Thursday, November 20, 2008

Continuing on this trend of music...when did rock and roll become safe? Well, let me rephrase that, when did rock music become safe? I mean, go back to the earliest days of rock and roll and everything about it was dangerous. It was Black at a time when the color of your skin was enough to get you thrown out of a bar; it was sexy during the family friend 50s. Look at Elvis, he was pure charisma and sex appeal. The music itself had a rhythm that was alien to the normalized ears of America. The rock was boring, it was the roll that was dangerous. I mean, my dad played the blues when I was a kid, and I loved that stuff. That was all roll right there. I grew up and wanted something faster and more aggressive. I found punk and ska, and I loved it.
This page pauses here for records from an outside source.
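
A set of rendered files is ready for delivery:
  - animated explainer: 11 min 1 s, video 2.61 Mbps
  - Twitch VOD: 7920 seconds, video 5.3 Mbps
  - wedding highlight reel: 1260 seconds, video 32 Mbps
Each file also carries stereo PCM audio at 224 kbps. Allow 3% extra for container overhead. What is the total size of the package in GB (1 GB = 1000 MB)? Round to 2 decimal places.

11.10 GB

Audio: 224 kbps = 0.224 Mbps.
animated explainer: 2.834 Mbps × 661 s × 1.03 = 1929.5 Mb
Twitch VOD: 5.524 Mbps × 7920 s × 1.03 = 45062.6 Mb
wedding highlight reel: 32.224 Mbps × 1260 s × 1.03 = 41820.3 Mb
Total: 88812.4 Mb = 11101.5 MB.
= 11.10 GB.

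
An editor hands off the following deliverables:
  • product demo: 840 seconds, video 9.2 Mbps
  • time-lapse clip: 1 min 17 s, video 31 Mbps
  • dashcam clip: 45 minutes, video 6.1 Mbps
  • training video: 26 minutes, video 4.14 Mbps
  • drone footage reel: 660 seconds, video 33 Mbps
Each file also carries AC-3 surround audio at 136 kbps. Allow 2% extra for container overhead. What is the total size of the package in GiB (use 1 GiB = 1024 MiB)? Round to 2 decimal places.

6.60 GiB

Audio: 136 kbps = 0.136 Mbps.
product demo: 9.336 Mbps × 840 s × 1.02 = 7999.1 Mb
time-lapse clip: 31.136 Mbps × 77 s × 1.02 = 2445.4 Mb
dashcam clip: 6.236 Mbps × 2700 s × 1.02 = 17173.9 Mb
training video: 4.276 Mbps × 1560 s × 1.02 = 6804.0 Mb
drone footage reel: 33.136 Mbps × 660 s × 1.02 = 22307.2 Mb
Total: 56729.6 Mb = 7091.2 MB.
= 6.604 GiB.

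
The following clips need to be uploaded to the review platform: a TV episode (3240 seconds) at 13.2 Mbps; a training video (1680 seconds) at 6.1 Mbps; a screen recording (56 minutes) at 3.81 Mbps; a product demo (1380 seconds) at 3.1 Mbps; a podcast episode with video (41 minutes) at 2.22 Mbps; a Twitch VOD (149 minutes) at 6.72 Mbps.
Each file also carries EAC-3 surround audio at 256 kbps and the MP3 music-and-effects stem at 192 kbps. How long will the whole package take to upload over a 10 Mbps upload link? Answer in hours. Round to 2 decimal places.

4.03 hours

Audio total: 256 + 192 = 448 kbps = 0.448 Mbps.
TV episode: 13.648 Mbps × 3240 s = 44219.5 Mb
training video: 6.548 Mbps × 1680 s = 11000.6 Mb
screen recording: 4.258 Mbps × 3360 s = 14306.9 Mb
product demo: 3.548 Mbps × 1380 s = 4896.2 Mb
podcast episode with video: 2.668 Mbps × 2460 s = 6563.3 Mb
Twitch VOD: 7.168 Mbps × 8940 s = 64081.9 Mb
Total: 145068.5 Mb = 18133.6 MB.
At 10 Mbps: 145068.5 / 10 = 14507 s ≈ 4.03 hours.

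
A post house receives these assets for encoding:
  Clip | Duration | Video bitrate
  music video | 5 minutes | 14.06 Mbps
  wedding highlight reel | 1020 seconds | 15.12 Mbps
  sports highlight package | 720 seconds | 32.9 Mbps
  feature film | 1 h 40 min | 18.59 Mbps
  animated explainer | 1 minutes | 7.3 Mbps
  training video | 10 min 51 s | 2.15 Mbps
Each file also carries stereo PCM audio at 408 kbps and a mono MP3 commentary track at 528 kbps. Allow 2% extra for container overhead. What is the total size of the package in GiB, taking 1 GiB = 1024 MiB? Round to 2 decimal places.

19.58 GiB

Audio total: 408 + 528 = 936 kbps = 0.936 Mbps.
music video: 14.996 Mbps × 300 s × 1.02 = 4588.8 Mb
wedding highlight reel: 16.056 Mbps × 1020 s × 1.02 = 16704.7 Mb
sports highlight package: 33.836 Mbps × 720 s × 1.02 = 24849.2 Mb
feature film: 19.526 Mbps × 6000 s × 1.02 = 119499.1 Mb
animated explainer: 8.236 Mbps × 60 s × 1.02 = 504.0 Mb
training video: 3.086 Mbps × 651 s × 1.02 = 2049.2 Mb
Total: 168194.9 Mb = 21024.4 MB.
= 19.58 GiB.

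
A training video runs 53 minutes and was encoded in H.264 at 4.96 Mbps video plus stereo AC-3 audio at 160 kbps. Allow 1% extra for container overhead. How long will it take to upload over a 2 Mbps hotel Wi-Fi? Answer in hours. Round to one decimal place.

53 min = 3180 s
Audio: 160 kbps = 0.160 Mbps.
Total bitrate: 5.120 Mbps.
File: 5.120 Mbps × 3180 s = 16281.6 Mb.
With 1% container overhead: ×1.01. → 16444.4 Mb.
At 2 Mbps: 16444.4 / 2 = 8222.2 s ≈ 2.28 hours.

2.3 hours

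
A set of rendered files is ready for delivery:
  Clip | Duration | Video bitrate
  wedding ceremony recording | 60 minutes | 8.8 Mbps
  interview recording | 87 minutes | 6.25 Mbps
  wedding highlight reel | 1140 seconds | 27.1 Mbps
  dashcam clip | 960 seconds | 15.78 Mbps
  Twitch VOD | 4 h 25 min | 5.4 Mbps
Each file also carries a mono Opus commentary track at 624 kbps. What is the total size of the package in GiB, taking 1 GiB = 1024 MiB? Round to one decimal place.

Audio: 624 kbps = 0.624 Mbps.
wedding ceremony recording: 9.424 Mbps × 3600 s = 33926.4 Mb
interview recording: 6.874 Mbps × 5220 s = 35882.3 Mb
wedding highlight reel: 27.724 Mbps × 1140 s = 31605.4 Mb
dashcam clip: 16.404 Mbps × 960 s = 15747.8 Mb
Twitch VOD: 6.024 Mbps × 15900 s = 95781.6 Mb
Total: 212943.5 Mb = 26617.9 MB.
= 24.79 GiB.

24.8 GiB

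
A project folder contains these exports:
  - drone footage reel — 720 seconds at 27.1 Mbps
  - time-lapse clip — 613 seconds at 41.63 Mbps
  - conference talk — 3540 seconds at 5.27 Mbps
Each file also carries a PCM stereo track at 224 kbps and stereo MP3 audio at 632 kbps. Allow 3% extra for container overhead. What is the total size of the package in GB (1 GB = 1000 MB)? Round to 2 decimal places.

Audio total: 224 + 632 = 856 kbps = 0.856 Mbps.
drone footage reel: 27.956 Mbps × 720 s × 1.03 = 20732.2 Mb
time-lapse clip: 42.486 Mbps × 613 s × 1.03 = 26825.2 Mb
conference talk: 6.126 Mbps × 3540 s × 1.03 = 22336.6 Mb
Total: 69894.0 Mb = 8736.8 MB.
= 8.737 GB.

8.74 GB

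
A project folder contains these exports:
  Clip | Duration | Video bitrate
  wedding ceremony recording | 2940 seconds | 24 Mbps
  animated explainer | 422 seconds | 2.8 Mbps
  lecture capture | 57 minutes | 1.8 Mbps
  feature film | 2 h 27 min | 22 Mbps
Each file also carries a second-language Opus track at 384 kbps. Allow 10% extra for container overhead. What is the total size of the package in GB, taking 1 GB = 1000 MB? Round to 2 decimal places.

Audio: 384 kbps = 0.384 Mbps.
wedding ceremony recording: 24.384 Mbps × 2940 s × 1.10 = 78857.9 Mb
animated explainer: 3.184 Mbps × 422 s × 1.10 = 1478.0 Mb
lecture capture: 2.184 Mbps × 3420 s × 1.10 = 8216.2 Mb
feature film: 22.384 Mbps × 8820 s × 1.10 = 217169.6 Mb
Total: 305721.6 Mb = 38215.2 MB.
= 38.22 GB.

38.22 GB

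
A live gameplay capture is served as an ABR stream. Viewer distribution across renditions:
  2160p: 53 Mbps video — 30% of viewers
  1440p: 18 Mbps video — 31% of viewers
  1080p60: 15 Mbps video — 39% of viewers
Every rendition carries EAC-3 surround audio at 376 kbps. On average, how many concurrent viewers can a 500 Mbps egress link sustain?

18

Audio: 376 kbps = 0.376 Mbps.
Average per-viewer bitrate: 0.30×53.376 + 0.31×18.376 + 0.39×15.376 = 27.706 Mbps.
500 Mbps = 500.0 Mbps; 500.0 / 27.706 = 18.05 → 18.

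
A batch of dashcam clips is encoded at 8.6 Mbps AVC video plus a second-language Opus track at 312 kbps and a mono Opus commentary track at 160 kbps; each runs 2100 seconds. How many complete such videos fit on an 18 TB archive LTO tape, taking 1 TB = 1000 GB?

7558

Audio total: 312 + 160 = 472 kbps = 0.472 Mbps.
Total bitrate: 9.072 Mbps.
Per item: 9.072 Mbps × 2100 s = 19,051 Mb = 2,381 MB.
Capacity: 18 TB = 144,000,000 Mb; 7558.58 items → 7558 complete.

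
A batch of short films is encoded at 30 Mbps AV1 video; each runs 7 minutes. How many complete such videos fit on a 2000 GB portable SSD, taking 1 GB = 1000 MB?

7 min = 420 s
Per item: 30.000 Mbps × 420 s = 12,600 Mb = 1,575 MB.
Capacity: 2000 GB = 16,000,000 Mb; 1269.84 items → 1269 complete.

1269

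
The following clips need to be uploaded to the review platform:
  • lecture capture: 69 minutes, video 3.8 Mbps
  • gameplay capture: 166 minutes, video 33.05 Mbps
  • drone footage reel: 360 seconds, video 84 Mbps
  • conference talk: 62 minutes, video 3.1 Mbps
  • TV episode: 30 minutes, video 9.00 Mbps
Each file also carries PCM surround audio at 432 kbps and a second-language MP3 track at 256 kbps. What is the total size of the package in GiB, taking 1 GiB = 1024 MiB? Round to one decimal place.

48.5 GiB

Audio total: 432 + 256 = 688 kbps = 0.688 Mbps.
lecture capture: 4.488 Mbps × 4140 s = 18580.3 Mb
gameplay capture: 33.738 Mbps × 9960 s = 336030.5 Mb
drone footage reel: 84.688 Mbps × 360 s = 30487.7 Mb
conference talk: 3.788 Mbps × 3720 s = 14091.4 Mb
TV episode: 9.688 Mbps × 1800 s = 17438.4 Mb
Total: 416628.2 Mb = 52078.5 MB.
= 48.50 GiB.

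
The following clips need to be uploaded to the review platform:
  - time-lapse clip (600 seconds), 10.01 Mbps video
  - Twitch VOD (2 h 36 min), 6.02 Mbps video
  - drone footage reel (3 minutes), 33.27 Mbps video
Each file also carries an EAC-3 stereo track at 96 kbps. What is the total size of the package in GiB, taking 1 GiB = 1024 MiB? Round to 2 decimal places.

8.07 GiB

Audio: 96 kbps = 0.096 Mbps.
time-lapse clip: 10.106 Mbps × 600 s = 6063.6 Mb
Twitch VOD: 6.116 Mbps × 9360 s = 57245.8 Mb
drone footage reel: 33.366 Mbps × 180 s = 6005.9 Mb
Total: 69315.2 Mb = 8664.4 MB.
= 8.069 GiB.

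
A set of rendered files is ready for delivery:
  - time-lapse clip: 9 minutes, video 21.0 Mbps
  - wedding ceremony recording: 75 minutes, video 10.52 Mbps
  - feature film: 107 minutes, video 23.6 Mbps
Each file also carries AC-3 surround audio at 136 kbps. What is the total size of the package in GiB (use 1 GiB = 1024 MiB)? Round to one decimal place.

Audio: 136 kbps = 0.136 Mbps.
time-lapse clip: 21.136 Mbps × 540 s = 11413.4 Mb
wedding ceremony recording: 10.656 Mbps × 4500 s = 47952.0 Mb
feature film: 23.736 Mbps × 6420 s = 152385.1 Mb
Total: 211750.6 Mb = 26468.8 MB.
= 24.65 GiB.

24.7 GiB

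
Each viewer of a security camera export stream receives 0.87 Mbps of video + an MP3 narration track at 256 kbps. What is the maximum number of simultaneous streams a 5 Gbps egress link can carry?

4440

Audio: 256 kbps = 0.256 Mbps.
Per-viewer media rate: 1.126 Mbps.
5 Gbps = 5,000 Mbps; 5,000 / 1.126 = 4440.50 → 4440 viewers.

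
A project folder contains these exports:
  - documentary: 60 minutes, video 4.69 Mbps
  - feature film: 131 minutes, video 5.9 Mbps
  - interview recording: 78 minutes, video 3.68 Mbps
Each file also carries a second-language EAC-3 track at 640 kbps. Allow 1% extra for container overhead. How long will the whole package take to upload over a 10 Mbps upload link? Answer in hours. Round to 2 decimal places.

Audio: 640 kbps = 0.640 Mbps.
documentary: 5.330 Mbps × 3600 s × 1.01 = 19379.9 Mb
feature film: 6.540 Mbps × 7860 s × 1.01 = 51918.4 Mb
interview recording: 4.320 Mbps × 4680 s × 1.01 = 20419.8 Mb
Total: 91718.1 Mb = 11464.8 MB.
At 10 Mbps: 91718.1 / 10 = 9172 s ≈ 2.55 hours.

2.55 hours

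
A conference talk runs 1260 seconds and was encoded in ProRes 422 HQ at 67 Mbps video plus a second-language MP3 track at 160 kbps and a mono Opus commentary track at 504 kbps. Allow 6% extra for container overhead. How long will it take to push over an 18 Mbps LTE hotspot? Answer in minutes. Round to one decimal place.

Audio total: 160 + 504 = 664 kbps = 0.664 Mbps.
Total bitrate: 67.664 Mbps.
File: 67.664 Mbps × 1260 s = 85256.6 Mb.
With 6% container overhead: ×1.06. → 90372.0 Mb.
At 18 Mbps: 90372.0 / 18 = 5020.7 s ≈ 83.7 minutes.

83.7 minutes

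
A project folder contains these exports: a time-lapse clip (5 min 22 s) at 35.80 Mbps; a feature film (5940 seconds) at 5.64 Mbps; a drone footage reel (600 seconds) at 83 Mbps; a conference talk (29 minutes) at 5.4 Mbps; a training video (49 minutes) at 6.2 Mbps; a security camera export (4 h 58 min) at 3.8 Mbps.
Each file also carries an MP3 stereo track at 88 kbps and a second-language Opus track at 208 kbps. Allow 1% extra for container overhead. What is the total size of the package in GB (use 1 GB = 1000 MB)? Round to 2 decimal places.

Audio total: 88 + 208 = 296 kbps = 0.296 Mbps.
time-lapse clip: 36.096 Mbps × 322 s × 1.01 = 11739.1 Mb
feature film: 5.936 Mbps × 5940 s × 1.01 = 35612.4 Mb
drone footage reel: 83.296 Mbps × 600 s × 1.01 = 50477.4 Mb
conference talk: 5.696 Mbps × 1740 s × 1.01 = 10010.2 Mb
training video: 6.496 Mbps × 2940 s × 1.01 = 19289.2 Mb
security camera export: 4.096 Mbps × 17880 s × 1.01 = 73968.8 Mb
Total: 201097.2 Mb = 25137.1 MB.
= 25.14 GB.

25.14 GB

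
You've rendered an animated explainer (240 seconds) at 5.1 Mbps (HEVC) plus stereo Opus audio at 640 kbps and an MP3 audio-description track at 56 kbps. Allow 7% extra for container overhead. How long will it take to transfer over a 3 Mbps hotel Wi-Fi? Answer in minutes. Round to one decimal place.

8.3 minutes

Audio total: 640 + 56 = 696 kbps = 0.696 Mbps.
Total bitrate: 5.796 Mbps.
File: 5.796 Mbps × 240 s = 1391.0 Mb.
With 7% container overhead: ×1.07. → 1488.4 Mb.
At 3 Mbps: 1488.4 / 3 = 496.1 s ≈ 8.27 minutes.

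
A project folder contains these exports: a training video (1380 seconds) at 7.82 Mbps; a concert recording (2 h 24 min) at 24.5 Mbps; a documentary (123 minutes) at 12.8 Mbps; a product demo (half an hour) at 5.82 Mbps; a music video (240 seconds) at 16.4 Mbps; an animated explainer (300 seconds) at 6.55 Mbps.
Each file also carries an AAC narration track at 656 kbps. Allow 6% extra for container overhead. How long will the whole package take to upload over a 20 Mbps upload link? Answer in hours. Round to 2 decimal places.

5.10 hours

Audio: 656 kbps = 0.656 Mbps.
training video: 8.476 Mbps × 1380 s × 1.06 = 12398.7 Mb
concert recording: 25.156 Mbps × 8640 s × 1.06 = 230388.7 Mb
documentary: 13.456 Mbps × 7380 s × 1.06 = 105263.6 Mb
product demo: 6.476 Mbps × 1800 s × 1.06 = 12356.2 Mb
music video: 17.056 Mbps × 240 s × 1.06 = 4339.0 Mb
animated explainer: 7.206 Mbps × 300 s × 1.06 = 2291.5 Mb
Total: 367037.8 Mb = 45879.7 MB.
At 20 Mbps: 367037.8 / 20 = 18352 s ≈ 5.1 hours.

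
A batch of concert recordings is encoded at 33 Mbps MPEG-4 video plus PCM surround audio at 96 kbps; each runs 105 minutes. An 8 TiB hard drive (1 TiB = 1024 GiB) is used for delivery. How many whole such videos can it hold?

105 min = 6300 s
Audio: 96 kbps = 0.096 Mbps.
Total bitrate: 33.096 Mbps.
Per item: 33.096 Mbps × 6300 s = 208,505 Mb = 26,063 MB.
Capacity: 8 TiB = 70,368,744 Mb; 337.49 items → 337 complete.

337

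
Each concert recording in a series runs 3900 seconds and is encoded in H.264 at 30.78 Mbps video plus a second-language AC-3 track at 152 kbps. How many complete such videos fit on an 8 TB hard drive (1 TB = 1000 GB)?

530

Audio: 152 kbps = 0.152 Mbps.
Total bitrate: 30.932 Mbps.
Per item: 30.932 Mbps × 3900 s = 120,635 Mb = 15,079 MB.
Capacity: 8 TB = 64,000,000 Mb; 530.53 items → 530 complete.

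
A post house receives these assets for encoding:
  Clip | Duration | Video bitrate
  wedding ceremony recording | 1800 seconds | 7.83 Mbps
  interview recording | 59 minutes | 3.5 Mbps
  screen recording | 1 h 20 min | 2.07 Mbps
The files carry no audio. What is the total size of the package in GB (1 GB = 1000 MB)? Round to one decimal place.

4.6 GB

wedding ceremony recording: 7.830 Mbps × 1800 s = 14094.0 Mb
interview recording: 3.500 Mbps × 3540 s = 12390.0 Mb
screen recording: 2.070 Mbps × 4800 s = 9936.0 Mb
Total: 36420.0 Mb = 4552.5 MB.
= 4.553 GB.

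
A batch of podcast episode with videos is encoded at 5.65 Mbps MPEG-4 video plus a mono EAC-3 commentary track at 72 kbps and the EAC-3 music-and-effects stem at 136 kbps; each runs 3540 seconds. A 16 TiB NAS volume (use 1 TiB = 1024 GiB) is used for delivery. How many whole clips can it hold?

6786

Audio total: 72 + 136 = 208 kbps = 0.208 Mbps.
Total bitrate: 5.858 Mbps.
Per item: 5.858 Mbps × 3540 s = 20,737 Mb = 2,592 MB.
Capacity: 16 TiB = 140,737,488 Mb; 6786.68 items → 6786 complete.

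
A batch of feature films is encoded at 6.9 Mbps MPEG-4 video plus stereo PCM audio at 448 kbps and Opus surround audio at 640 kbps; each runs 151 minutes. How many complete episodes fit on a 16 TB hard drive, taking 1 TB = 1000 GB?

1768

151 min = 9060 s
Audio total: 448 + 640 = 1088 kbps = 1.088 Mbps.
Total bitrate: 7.988 Mbps.
Per item: 7.988 Mbps × 9060 s = 72,371 Mb = 9,046 MB.
Capacity: 16 TB = 128,000,000 Mb; 1768.66 items → 1768 complete.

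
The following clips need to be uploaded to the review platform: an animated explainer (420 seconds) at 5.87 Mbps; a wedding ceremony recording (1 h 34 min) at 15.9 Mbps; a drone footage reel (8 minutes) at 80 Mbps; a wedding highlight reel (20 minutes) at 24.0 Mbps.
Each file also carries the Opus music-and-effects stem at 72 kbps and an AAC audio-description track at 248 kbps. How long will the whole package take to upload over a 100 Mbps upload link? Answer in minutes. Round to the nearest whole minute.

27 minutes

Audio total: 72 + 248 = 320 kbps = 0.320 Mbps.
animated explainer: 6.190 Mbps × 420 s = 2599.8 Mb
wedding ceremony recording: 16.220 Mbps × 5640 s = 91480.8 Mb
drone footage reel: 80.320 Mbps × 480 s = 38553.6 Mb
wedding highlight reel: 24.320 Mbps × 1200 s = 29184.0 Mb
Total: 161818.2 Mb = 20227.3 MB.
At 100 Mbps: 161818.2 / 100 = 1618 s ≈ 27 minutes.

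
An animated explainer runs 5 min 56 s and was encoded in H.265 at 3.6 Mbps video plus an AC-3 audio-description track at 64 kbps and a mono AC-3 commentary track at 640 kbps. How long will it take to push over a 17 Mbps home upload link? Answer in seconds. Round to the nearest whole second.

5 min 56 s = 356 s
Audio total: 64 + 640 = 704 kbps = 0.704 Mbps.
Total bitrate: 4.304 Mbps.
File: 4.304 Mbps × 356 s = 1532.2 Mb.
At 17 Mbps: 1532.2 / 17 = 90.1 s ≈ 90.1 seconds.

90 seconds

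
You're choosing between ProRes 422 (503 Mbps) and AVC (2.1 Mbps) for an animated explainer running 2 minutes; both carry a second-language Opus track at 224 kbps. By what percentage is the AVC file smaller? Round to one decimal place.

99.5%

2 min = 120 s
Audio: 224 kbps = 0.224 Mbps.
ProRes 422: 503.224 Mbps × 120 s = 60386.9 Mb = 7.548 GB.
AVC: 2.324 Mbps × 120 s = 278.9 Mb = 0.035 GB.
Reduction: (1 − 0.035/7.548) × 100 = 99.54%.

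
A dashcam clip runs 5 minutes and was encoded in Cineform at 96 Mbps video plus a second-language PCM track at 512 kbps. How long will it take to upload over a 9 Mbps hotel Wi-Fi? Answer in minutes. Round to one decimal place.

53.6 minutes

5 min = 300 s
Audio: 512 kbps = 0.512 Mbps.
Total bitrate: 96.512 Mbps.
File: 96.512 Mbps × 300 s = 28953.6 Mb.
At 9 Mbps: 28953.6 / 9 = 3217.1 s ≈ 53.6 minutes.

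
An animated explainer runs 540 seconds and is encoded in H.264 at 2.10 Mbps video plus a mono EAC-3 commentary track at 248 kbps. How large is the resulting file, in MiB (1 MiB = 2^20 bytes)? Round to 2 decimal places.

Audio: 248 kbps = 0.248 Mbps.
Total bitrate: 2.10 + 0.248 = 2.348 Mbps.
Stream data: 2.348 Mbps × 540 s = 1267.9 Mb.
1,268 Mb = 158,490,000 bytes ÷ 1,048,576 = 151.1 MiB.

151.15 MiB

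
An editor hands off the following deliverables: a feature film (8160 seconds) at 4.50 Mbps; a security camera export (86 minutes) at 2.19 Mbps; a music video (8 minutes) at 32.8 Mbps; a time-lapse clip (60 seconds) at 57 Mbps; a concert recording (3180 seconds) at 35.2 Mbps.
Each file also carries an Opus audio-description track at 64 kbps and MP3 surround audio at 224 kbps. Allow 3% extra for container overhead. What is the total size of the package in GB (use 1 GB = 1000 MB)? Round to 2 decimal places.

Audio total: 64 + 224 = 288 kbps = 0.288 Mbps.
feature film: 4.788 Mbps × 8160 s × 1.03 = 40242.2 Mb
security camera export: 2.478 Mbps × 5160 s × 1.03 = 13170.1 Mb
music video: 33.088 Mbps × 480 s × 1.03 = 16358.7 Mb
time-lapse clip: 57.288 Mbps × 60 s × 1.03 = 3540.4 Mb
concert recording: 35.488 Mbps × 3180 s × 1.03 = 116237.4 Mb
Total: 189548.8 Mb = 23693.6 MB.
= 23.69 GB.

23.69 GB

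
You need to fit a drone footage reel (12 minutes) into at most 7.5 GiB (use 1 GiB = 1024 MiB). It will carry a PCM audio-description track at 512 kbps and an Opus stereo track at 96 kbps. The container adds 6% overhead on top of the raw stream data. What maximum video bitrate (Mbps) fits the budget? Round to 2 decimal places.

Budget: 7.5 GiB = 64424.5 Mb.
Stream payload after overhead: 64424.5 / 1.06 = 60777.8 Mb.
12 min = 720 s
Total bitrate budget: 60777.8 Mb / 720 s = 84.414 Mbps.
Audio total: 512 + 96 = 608 kbps = 0.608 Mbps.
Video: 84.414 − 0.608 = 83.806 Mbps.

83.81 Mbps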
It had some of that same danger, but most of it was polished, clean and fun. But man, did it have rhythm. It was always hidden and obscured by sometimes awful lyrics and vocals. I matured though and I delved deeper into the more roll nature of punk and ska. Now, that glossy sheen has been tarnished a little bit, like car dragged through the mud. Don't get me wrong, I still love punk and ska, but my soul lies with rock and roll. It's that danger, the rhythm, the sheer fun of the music.
Punk embodied the danger of rock and roll. Look at a band like the Stooges or Black Flag or hell, any good punk show now a days. If the lyrics do denote some amount of urgency, then the show itself is scary. You don't know if someone is going to jump off the stage and join in the pit. Remember, I said good shows, like when you see the Flatliners or Big D and the Kids Table in some small basement where the stage is a foot high and security is your own forearm.
Ska, ska is the rhythm. You get down and move to the left and the right in some sort of controlled spasm and you just dance. There's something primal about the circle of skankers that just feels right to me.
So what band really does this for me now? It's still those dudes in the Gaslight Anthem. Their songs really speak to the underside of a safe time. Their songs speak about the other side of the happy life. The dive bars and broken down cars; backseat romance and nightlife with a switchblade. They have all the edge and rhythm of a good punk band and they sure know how to roll.
So now I've been digging on Johnny Cash and Waylon Jennings, picking up Tim Barry, Chuck Ragan, and Lucero. This stuff is rock and roll the way it should be. Punk, well, punk rock is something else, like the bastard child of rock and roll. What the radio plays...the radio lacks the roll, it lacks the soul.